DPR Dorong Pemerintah Beri Perhatian Khusus pada Nelayan Kecil: Ternyata Ini 3 Kebutuhan Mendesak Mereka!
Anggota DPR mendesak pemerintah untuk meningkatkan Perhatian Pemerintah untuk Nelayan Kecil, menyoroti tingginya biaya operasional dan kebutuhan sarana. Apa saja prioritasnya?
Anggota Komisi IV DPR RI, Darori Wonodipuro, baru-baru ini menyuarakan desakan kuat kepada pemerintah, khususnya Kementerian Kelautan dan Perikanan (KKP). Desakan ini berfokus pada peningkatan perhatian terhadap kesejahteraan nelayan kecil di seluruh Indonesia.

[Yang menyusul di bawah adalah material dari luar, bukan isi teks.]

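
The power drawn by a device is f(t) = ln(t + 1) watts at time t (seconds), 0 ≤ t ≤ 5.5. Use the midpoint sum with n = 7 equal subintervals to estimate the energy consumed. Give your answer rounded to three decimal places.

Δt = (5.5 − 0)/7 = 11/14.
Midpoints: 11/28, 33/28, 55/28, 2.75, 99/28, 121/28, 143/28.
f(11/28) ≈ 0.331, f(33/28) ≈ 0.779, f(55/28) ≈ 1.087, f(2.75) ≈ 1.322, f(99/28) ≈ 1.512, f(121/28) ≈ 1.672, f(143/28) ≈ 1.809.
Sum = Δt · [f(11/28) + f(33/28) + f(55/28) + ...].
Sum ≈ 6.688.

6.688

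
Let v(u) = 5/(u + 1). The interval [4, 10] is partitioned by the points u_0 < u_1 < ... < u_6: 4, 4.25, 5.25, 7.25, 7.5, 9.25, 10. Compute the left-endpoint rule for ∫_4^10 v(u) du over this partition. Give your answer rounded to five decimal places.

Subinterval widths: 0.25, 1, 2, 0.25, 1.75, 0.75.
Left endpoints: 4, 4.25, 5.25, 7.25, 7.5, 9.25.
v(4) = 1, v(4.25) = 20/21, v(5.25) = 0.8, v(7.25) = 20/33, v(7.5) = 10/17, v(9.25) = 20/41.
Sum = Σ Δu_i · v(u_i).
Sum ≈ 4.34916.

4.34916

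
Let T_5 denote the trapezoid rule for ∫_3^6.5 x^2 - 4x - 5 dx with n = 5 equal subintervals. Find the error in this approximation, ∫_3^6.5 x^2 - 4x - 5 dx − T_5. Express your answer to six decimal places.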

Darori menyoroti bahwa nelayan kecil masih menghadapi berbagai tantangan signifikan dalam menjalankan mata pencahariannya sehari-hari. Salah satu kendala utama yang terus membayangi adalah tingginya biaya operasional, terutama terkait dengan pembelian bahan bakar.
Kondisi ini seringkali membuat nelayan kesulitan, bahkan ketika hasil tangkapan mereka tidak mencukupi untuk menutupi biaya. Oleh karena itu, subsidi bahan bakar dianggap sebagai langkah krusial untuk meringankan beban ekonomi mereka.
Meringankan Beban Operasional Nelayan Kecil
Darori Wonodipuro menekankan bahwa tingginya biaya bahan bakar merupakan beban berat bagi nelayan kecil. Mereka seringkali harus mengeluarkan biaya besar setiap hari, meskipun hasil tangkapan belum tentu memadai.
“Nelayan kadang setiap hari belum tentu mendapat tangkapan yang cukup, tetapi tetap harus menanggung biaya bahan bakar yang tinggi. Karena itu subsidi sangat diperlukan,” kata Darori di Jakarta. Pernyataan ini menggarisbawahi urgensi intervensi pemerintah.
Selain subsidi bahan bakar, dukungan terhadap sarana penangkapan ikan juga menjadi prioritas. Ketersediaan jaring, perahu, dan kapal kecil yang memadai sangat penting untuk meningkatkan produktivitas nelayan kecil.
Optimalisasi Anggaran KKP untuk Kesejahteraan Pesisir
Peningkatan anggaran KKP menjadi Rp13 triliun pada tahun 2026 harus dimanfaatkan secara optimal. Anggaran ini diharapkan dapat memperkuat kesejahteraan nelayan kecil dan sektor kelautan secara keseluruhan.
Darori menegaskan bahwa alokasi dana tersebut harus diarahkan untuk tiga pilar utama. Yaitu, peningkatan kesejahteraan nelayan, pengawasan laut yang ketat, serta pengembangan sektor kelautan dan perikanan yang berkelanjutan.
Program Kampung Nelayan Maju juga didorong untuk terus dikembangkan. Program ini terbukti efektif dalam meningkatkan kesejahteraan masyarakat pesisir melalui pemberdayaan ekonomi dan pengelolaan sumber daya laut.
Melindungi Wilayah Tangkap dari Praktik Ilegal
Legislator Komisi IV DPR RI ini juga menyoroti pentingnya pengawasan ketat terhadap praktik penangkapan ikan ilegal (illegal fishing). Aktivitas ini merugikan nelayan kecil dan merusak ekosistem laut.
Darori menekankan perlunya melarang kapal besar masuk ke wilayah tangkap nelayan tradisional. Hal ini bertujuan untuk memastikan bahwa nelayan kecil memiliki ruang hidup dan sumber penghidupan yang layak tanpa persaingan yang tidak seimbang.
“Kalau program ini dijalankan dengan serius, kemiskinan di kalangan nelayan bisa ditekan, dan mereka akan lebih mandiri,” ujarnya. Implementasi serius dari berbagai program ini diharapkan dapat membawa dampak positif yang signifikan bagi kehidupan nelayan.